When, following the Mackay Report and the Law Reform Commission proposals, the last Government in 2009 made the Director of Public Prosecution’s office separate from and independent of the Attorney General, or Minister of Justice, this was certainly an important step. For a start a number of cases of conflict of interest were eliminated. But, more importantly, the decision to prosecute or not was not only completely independent of the Executive Branch of Government of the day, but it was seen to be. The incumbent, Satyajit Boolell, once independent was free to, and did, begin, for the first time in Mauritian history, make public his argumentation for charges being laid or not in cases, especially high profile cases. He publishes communiqués informing the public of the rationale behind his decision, and regular newsletters raising important issues, such as the dangers of immunity from prosecution of a President with power, as proposed by the PT-MMM Alliance. This made for a freer society, freedom being very closely linked to limiting the power of the Executive Branch.
If at any time a decision was taken to bring the DPP’s office back under the Minister of Justice (the only non-elected Minister, constitutionally speaking), it would be retrograde. And the decision is clearly one that needs to be reversed. But, the timing makes it more than retrograde, and positively suspicious. The Cabinet’s last Friday decision, coming when the ex-Prime Minister is due to be charged perhaps with conspiracy or money-laundering or both or neither, the DPP must be independent from the Executive and be seen to be in order to give credibility, especially in the case that there are charges laid.
So, LALIT is against the decision to bring the DPP under the Attorney General’s control, even if we take at face value what Minister of Justice Yerrigadoo says about it being a mere administrative measure, which in no way limits the independence of the DPP.
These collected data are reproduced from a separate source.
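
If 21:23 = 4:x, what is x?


Cross multiply: 21 × x = 23 × 4
21x = 92
x = 92 / 21
= 4.38

4.38


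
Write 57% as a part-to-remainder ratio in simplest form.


57% means 57 parts out of 100; remainder = 43
Part : remainder = 57:43
GCD = 1
= 57:43

57:43


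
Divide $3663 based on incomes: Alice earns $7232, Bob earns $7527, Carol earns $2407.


Total income = 7232 + 7527 + 2407 = $17166
Alice: $3663 × 7232/17166 = $1543.21
Bob: $3663 × 7527/17166 = $1606.16
Carol: $3663 × 2407/17166 = $513.62
= Alice: $1543.21, Bob: $1606.16, Carol: $513.62

Alice: $1543.21, Bob: $1606.16, Carol: $513.62


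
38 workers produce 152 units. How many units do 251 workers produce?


Direct proportion: y/x = constant
k = 152/38 = 4.0000
y₂ = k × 251 = 152 × 251 / 38 = 38152/38
= 1004.00

1004.00


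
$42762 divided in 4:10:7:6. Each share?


Total parts = 4 + 10 + 7 + 6 = 27
Part 1: 42762 × 4/27 = 6335.11
Part 2: 42762 × 10/27 = 15837.78
Part 3: 42762 × 7/27 = 11086.44
Part 4: 42762 × 6/27 = 9502.67
= Part 1: $6335.11, Part 2: $15837.78, Part 3: $11086.44, Part 4: $9502.67

Part 1: $6335.11, Part 2: $15837.78, Part 3: $11086.44, Part 4: $9502.67


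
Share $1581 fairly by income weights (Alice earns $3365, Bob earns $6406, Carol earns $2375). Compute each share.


Total income = 3365 + 6406 + 2375 = $12146
Alice: $1581 × 3365/12146 = $438.01
Bob: $1581 × 6406/12146 = $833.85
Carol: $1581 × 2375/12146 = $309.14
= Alice: $438.01, Bob: $833.85, Carol: $309.14

Alice: $438.01, Bob: $833.85, Carol: $309.14


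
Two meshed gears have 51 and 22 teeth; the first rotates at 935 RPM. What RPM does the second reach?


Gear ratio = 51:22 = 51:22
RPM_B = RPM_A × (teeth_A / teeth_B)
= 935 × (51/22)
= 2167.5 RPM

2167.5 RPM


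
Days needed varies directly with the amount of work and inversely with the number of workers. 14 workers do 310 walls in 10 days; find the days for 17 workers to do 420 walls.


Days ∝ work / workers, so d₂ = d₁ × (m₁/m₂) × (w₂/w₁)
Workers factor (inverse): 14/17 ≈ 0.8235
Work factor (direct): 420/310 ≈ 1.3548
d₂ = 10 × 14/17 × 420/310 = (10 × 14 × 420) / (17 × 310) = 58800/5270
≈ 11.16 days

11.16 days


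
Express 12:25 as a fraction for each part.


Total parts = 12 + 25 = 37
First part: 12/37 = 12/37
Second part: 25/37 = 25/37
= 12/37 and 25/37

12/37 and 25/37


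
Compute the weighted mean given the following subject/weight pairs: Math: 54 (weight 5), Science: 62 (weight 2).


Numerator = 54×5 + 62×2
= 270 + 124
= 394
Total weight = 7
Weighted avg = 394/7
= 56.29

56.29


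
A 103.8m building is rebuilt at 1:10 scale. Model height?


Model size = real / scale
= 103.8 / 10
= 10.3800 m

10.3800 m


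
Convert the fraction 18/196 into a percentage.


Percentage = (part / whole) × 100
= (18 / 196) × 100
≈ 9.18%

9.18%


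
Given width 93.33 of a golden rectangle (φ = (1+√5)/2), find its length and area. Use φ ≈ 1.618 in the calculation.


φ = (1 + √5) / 2 ≈ 1.618
Length = width × φ = 93.33 × 1.618 = 151.00794
≈ 151.01
Area = width × length = 93.33 × 151.00794 = 14093.5710402 ≈ 14093.57
= Length: 151.01, Area: 14093.57

Length: 151.01, Area: 14093.57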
We also note, in LALIT, that some of the members of the Government Parties are using the reining in of the DPP’s office under the Executive, in order to attack the present DPP, in person, implying that the change in politics is “ad hominem”, i.e. because of the particular man occupying the post. Even a Minister, Ivan Collendavelloo, has accused the DPP of being a political nominee, a “petit prince”, of acting politically, while using the fact that his brother is the Labour Party spokesman as the apparent proof of this. Others have even openly spoken on radio of “bribery” in the Office, and it would seem that the political aims of the parties in power may include the aim of forcing the DPP to step down. This kind of pressure is simply outrageous.
When it comes to moving the Assets Recovery Unit from the DPP, this is less serious, and indeed the DPP has publicly clarified in a communiqué,saying he has no objection that the Assets Recovery Unit no longer be under his control, provided it be under the control of an independent body.
However, in LALIT we can think of no other institution that is in a better position to judge whose assets to seize and whose not to, than the DPP’s office. The argument used in the early stages of the debate on who should control the Assets Recovery Unit, i.e. that the DPP’s office has allegedly used these powers for “fishing expeditions” in the country’s Banks against potential “accused” when the DPP does not have firm evidence, if it turns out to be true, should be resolved, if necessary, by tightening up the kinds of questions that Banks can be asked. But other departments that might take over the Assets Recovery Unit from the DPP’s Office are, once again, often under the direct control of the Executive Branch. Already, newly under the Financial Intelligence Unit, this is the case. And the FIU may soon lose this function altogether anyway, as there will be new legislation on assets recovery.